The grassroots fight against Academy of Art University's plans to buy the Flower Mart gained steam today as tenants and neighbors took their complaints to the press.
(This story just in from San Francisco Business Times. Thanks to Sarah Duxbury for researching and writing this piece)
At issue was a Christmas Eve eviction letter which ordered 30 tenants to vacate their properties by February 29, 2008, two months earlier than previously required. Six of those businesses have been able to shrink their shops and find space at the other side of the Flower Mart, which has different owners. The remainder will be forced to leave the area, which has served as a regional flower center since 1931.
The 30 affected businesses together employ about 150, but many more would be affected should this regional hub close, including flower growers, truckers, florists, wedding planners and other neighboring businesses, they said.
Academy of Art University is now prohibited from using the Flower Mart as a sculpture studio, as it had planned to do, because of a 45-day moratorium on any institutional uses in the Western SoMa region. The San Francisco Board of Supervisors is expected to extend that moratorium to two years, eventually rezoning the area to prohibit any institutional uses, which would include educational uses.
When Academy of Art University entered into contract to purchase the Flower mart, the zoning laws permitted a sculpture department there, said Sallie Huntting, a spokeswoman for the school. "Now they are trying to change the zoning," she said.
Academy of Art University was unaware that the Flower Mart owners had sent the eviction notice that accelerated tenants' move-out dates, Huntting said, adding that Elisa Stephens, the university president, is open to discussing terms with any tenant who would like to extend a lease. Nor did the school know the tenants had planned a press conference.
"If the expectation is that you don't enforce zoning, then 'land value' matters," said Sue Hestor, a land use attorney working with the Flower Mart tenants. But if the city bars Academy of Art University from operating at the site and preserves it exclusively for light industrial uses, the Flower Mart can continue.
The tenants facing eviction say theirs are profitable businesses that would suffer should they be forced to move and lose the benefit of sharing a single site with many related businesses. It would be impossible to find another spot in San Francisco where they could cluster, they said, citing the perfect combination of parking and freeway accessibility at the current Sixth Street location.
"Property values have nothing to do with the long-term success of this site" as a flower market, said Patrick McCann, a Flower Mart tenant and owner of Toscana Gardens and Greenworks. The tenants say they have robust retail business to complement their wholesale business, and that means they are all-day operations and for many, revenue is growing.
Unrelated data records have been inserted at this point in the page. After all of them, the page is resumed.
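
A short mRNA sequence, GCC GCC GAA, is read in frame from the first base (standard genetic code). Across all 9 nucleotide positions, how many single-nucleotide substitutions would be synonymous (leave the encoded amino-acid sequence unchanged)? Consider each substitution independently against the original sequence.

7

Codon 1 (GCC, Ala): 3 synonymous substitutions.
Codon 2 (GCC, Ala): 3 synonymous substitutions.
Codon 3 (GAA, Glu): 1 synonymous substitution.
Total: 3 + 3 + 1 = 7.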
McCann said he made a $17 million offer to buy the Flower Mart, but his was a five-year deal and was dismissed in favor of Academy of Art University's $15 million all-cash offer.
"The big fear is that if this goes, it will be harder for other small businesses in the area to hang on," McCann said.
Mike Ferro, owner of Fantastico, a business next door to the Flower Mart, said losing that anchor will negatively impact his business, much as he suffered when dot-coms paying higher rents pushed out factory outlet retailers in the 1990s. The he saw business decline 30 percent. It has come back since, but losing the Flower Mart might be too much, he said.
"I can't draw people myself," he said. "If we lose this, it will be the second big blow to the area ... We're the ones least able to afford another hit."
Academy of Art University has run afoul of city planning codes, with 44 violations including failure to obtain conditional use permits to change buildings that it buys into dorms, classrooms, offices and studios. The fight for the Flower Mart is the largest organized resistance the school has yet faced.